白隊長本身就已經要出門了,聽了我這話他又回轉身來,一臉的莫名其妙。
“還怪了,我都是今晚才認識你的,未必你還能未卜先知不成?還有誰知道你認識我?”白隊長很奇怪。
放哥也笑了一下:“你是說這裏的監護和警察吧!不要緊,他們都是白隊長信得過的人。要不然也不會是這個時候來看你了。”
我搖頭道:“我說的不是這個。”
放哥大奇:“那你說的是啥意思?”
於是我就將如何在主監碰見王思明,他如何告訴我有事找白隊長,而我又是如何在入監檢查的時候向陳勇提起這事,陳勇又是如何訓斥我的。原原本本,一五一十地告訴了白隊長和放哥。
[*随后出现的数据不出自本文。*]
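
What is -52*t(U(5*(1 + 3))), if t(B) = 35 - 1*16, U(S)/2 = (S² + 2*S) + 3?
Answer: -988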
我說完之後,問道:“沒事吧?那個時候我剛來所以就在陳勇麵前打聽了,不會有關係吧?”
聽了我的話,放哥和白隊長對視了幾眼,最後放哥苦笑道:“原來如此!你還問有關係嗎?真是太有關係了!”
我正準備說話,放哥止住我說:“你開始講有人陷害收拾你,我還不相信,你剛來和任何人都無冤無仇,誰陷害你幹嗎?現在聽你這麽一說,恐怕事情還真是你想的那個樣子。”說著他無奈地看看白隊長。
白隊長也是一臉的無奈,苦笑著搖搖頭,就先出去了。
放哥拉著我重新回到位置上坐好,又從兜裏摸出煙來給我點上一根才說道:“本來有些事情我是不想跟你說的,你也沒有必要知道,這個地方對於你來說,隻是個落腳點。我不想把那些烏七八糟的事情說給你。但是你現在既然已經卷入其中,我還是跟你講了吧!免得到最後你咋死的都不知道。幸虧你今晚上說了,要不然我們都還蒙在鼓裏。”
說著放哥稍稍沉默了一下,好像是想應該怎麽說,最後在煙霧的繚繞中,他才將這裏麵的玄機一一向我道來。